La révision du Code de la famille est d’une importance cruciale pour moi. En tant que femme militante, et de par mon engagement au sein du parti et de la société civile, je suis confrontée quotidiennement à la réalité des souffrances endurées par les femmes et les enfants. Je suis profondément convaincue que le développement et la prospérité d’une nation nécessitent pleinement l’implication active des femmes, une conviction partagée et ardemment défendue par le président du parti, Monsieur Aziz Akhannouch. Sa position forte en faveur des droits des femmes reste une source d’inspiration, même si l’implication des femmes demeure entravée par les défis auxquels elles font face pour défendre leurs droits et ceux de leurs enfants. Je suis fermement convaincue que l’égalité des sexes est essentielle, que ce soit dans les domaines économique, politique ou social. Aucune forme de marginalisation ne devrait exister, et il est impératif de placer l’enfant au centre de toutes les décisions. Dans cette optique, la révision du Code de la famille, la Modawana, doit prioriser l’intérêt supérieur de l’enfant, en instituant des mesures légis latives rigoureuses pour garantir sa protection. La loi doit être minutieusement élaborée, envisageant, le cas échéant, des barèmes pour le calcul des pensions alimentaires des enfants, dans le but de préserver le foyer familial comme un sanctuaire protecteur pour les enfants. Il est impératif de revoir certains articles de la loi actuelle, comme le cas où une femme, ayant la garde de son enfant, doit passer par le père pour inscrire l’enfant à l’école. Cette démarche, soumise aux aléas d’une réponse tardive ou au chantage, est contraire aux principes d’égalité et de responsabilité parentale. Bien que le Maroc ait accompli d’importants progrès au cours des deux dernières décennies en matière de droits des femmes, grâce à la vision éclairée de Sa Majesté le Roi Mohammed VI, notre pays est aujourd’hui confronté à de nombreux défis et contraintes.
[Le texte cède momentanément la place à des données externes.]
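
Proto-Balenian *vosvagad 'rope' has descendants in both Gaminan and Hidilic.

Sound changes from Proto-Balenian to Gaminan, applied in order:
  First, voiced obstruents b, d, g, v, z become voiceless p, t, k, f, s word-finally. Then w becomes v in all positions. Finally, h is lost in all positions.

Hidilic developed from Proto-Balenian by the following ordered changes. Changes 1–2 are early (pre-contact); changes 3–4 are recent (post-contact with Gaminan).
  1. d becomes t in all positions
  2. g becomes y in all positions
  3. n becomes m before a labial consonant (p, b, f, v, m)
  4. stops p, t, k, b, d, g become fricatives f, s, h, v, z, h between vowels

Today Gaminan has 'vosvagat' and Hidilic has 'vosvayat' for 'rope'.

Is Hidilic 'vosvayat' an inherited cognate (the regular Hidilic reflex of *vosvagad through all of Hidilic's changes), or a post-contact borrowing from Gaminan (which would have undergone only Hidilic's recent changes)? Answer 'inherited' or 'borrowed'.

inherited

If inherited, *vosvagad would pass through all of Hidilic's changes:
Hidilic: *vosvagad > vosvagat > vosvayat  (by unconditioned shift, unconditioned shift)
If borrowed from Gaminan 'vosvagat' after the early changes, it would undergo only the recent ones:
  rule 3 (nasal place assimilation): no change (vosvagat)
  rule 4 (intervocalic lenition): vosvagat → vosvahat
  ⇒ as a loan: vosvahat
Hidilic 'vosvayat' matches the inherited outcome exactly, so it is an inherited cognate, not a loan.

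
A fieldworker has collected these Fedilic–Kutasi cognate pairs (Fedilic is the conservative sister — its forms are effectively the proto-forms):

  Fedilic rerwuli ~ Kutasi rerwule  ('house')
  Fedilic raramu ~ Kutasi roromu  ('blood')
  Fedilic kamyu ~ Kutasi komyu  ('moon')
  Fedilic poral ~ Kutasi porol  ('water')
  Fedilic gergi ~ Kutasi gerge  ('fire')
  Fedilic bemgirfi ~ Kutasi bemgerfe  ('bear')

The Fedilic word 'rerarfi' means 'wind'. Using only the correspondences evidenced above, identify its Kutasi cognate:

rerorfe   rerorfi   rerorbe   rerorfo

raramu ~ roromu — Fedilic a corresponds to Kutasi o after a consonant, before r.
rerwuli ~ rerwule, gergi ~ gerge — Fedilic i corresponds to Kutasi e word-finally.
Applying these to Fedilic 'rerarfi':
  rerarfi → rerorfi   (a→o after a consonant, before r)
  rerorfi → rerorfe   (i→e word-finally)
So the Kutasi cognate is 'rerorfe'.

rerorfe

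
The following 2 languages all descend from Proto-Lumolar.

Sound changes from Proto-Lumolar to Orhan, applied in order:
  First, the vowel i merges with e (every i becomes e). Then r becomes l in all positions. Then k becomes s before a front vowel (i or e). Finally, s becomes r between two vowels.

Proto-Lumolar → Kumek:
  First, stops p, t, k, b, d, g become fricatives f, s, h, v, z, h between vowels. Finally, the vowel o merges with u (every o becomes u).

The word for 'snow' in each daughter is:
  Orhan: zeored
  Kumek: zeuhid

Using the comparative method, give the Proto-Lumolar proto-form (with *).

*zeokid

Position 3: Orhan has o, Kumek has u. Orhan preserves o here (none of its changes turn any other segment into o), so the proto-segment is *o.
Position 4: Orhan has r, Kumek has h. Taking the neighbouring segments as reconstructed: Orhan r could go back to *k or *s; Kumek h could go back to *k or *g or *h — the one source consistent with every daughter is *k.
Position 5: Orhan has e, Kumek has i. Kumek preserves i here (none of its changes turn any other segment into i), so the proto-segment is *i.
Continuing position by position gives *zeokid; check it forward:
Orhan: start from *zeokid.
  rule 1 (vowel merger): zeokid → zeoked
  rule 2: no change — zeoked
  rule 3 (palatalisation): zeoked → zeosed
  rule 4 (rhotacism): zeosed → zeored
  ⇒ Orhan zeored
Kumek: start from *zeokid.
  rule 1 (intervocalic lenition): zeokid → zeohid
  rule 2 (vowel merger): zeohid → zeuhid
  ⇒ Kumek zeuhid
*zeokid is the unique common source.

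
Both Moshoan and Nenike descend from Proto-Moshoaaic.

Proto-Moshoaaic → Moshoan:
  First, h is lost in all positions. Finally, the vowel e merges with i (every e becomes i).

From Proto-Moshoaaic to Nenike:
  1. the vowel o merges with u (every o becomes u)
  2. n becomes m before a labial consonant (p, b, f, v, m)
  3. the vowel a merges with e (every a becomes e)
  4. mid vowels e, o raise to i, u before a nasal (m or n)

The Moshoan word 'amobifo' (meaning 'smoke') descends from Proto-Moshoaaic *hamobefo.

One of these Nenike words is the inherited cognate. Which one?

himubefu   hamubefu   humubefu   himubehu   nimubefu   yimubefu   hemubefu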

En tant que pilier fondamental du développement, la famille doit être au cœur de nos préoccupations et de nos réformes. Ces positions reflètent-elles la ligne officielle de votre formation politique ?

Les positions que j’ai exposées reflètent ma conviction personnelle et ne sont pas nécessairement celles du RNI. Cependant, il est important de souligner que le RNI demeure un parti politique qui accorde à la femme une considération égale à celle de l’homme. Au sein de notre formation politique, les femmes ont toujours occupé des postes importants et stratégiques, basés non pas sur le genre, mais sur leurs compétences et leurs capacités. La question de la révision de la Moudawana a fait l’objet de débats approfondis au sein du parti, avec des rencontres régionales, la création d’une commission de préparation et des discussions au sein du bureau politique. Ces propositions seront présentées lors du prochain sommet de la femme Rniste prévu en mars prochain à Marrakech. Il est à noter que ces démarches s’inscrivent dans le cadre du processus démocratique interne du parti, respectant les étapes nécessaires avant de présenter des positions officielles.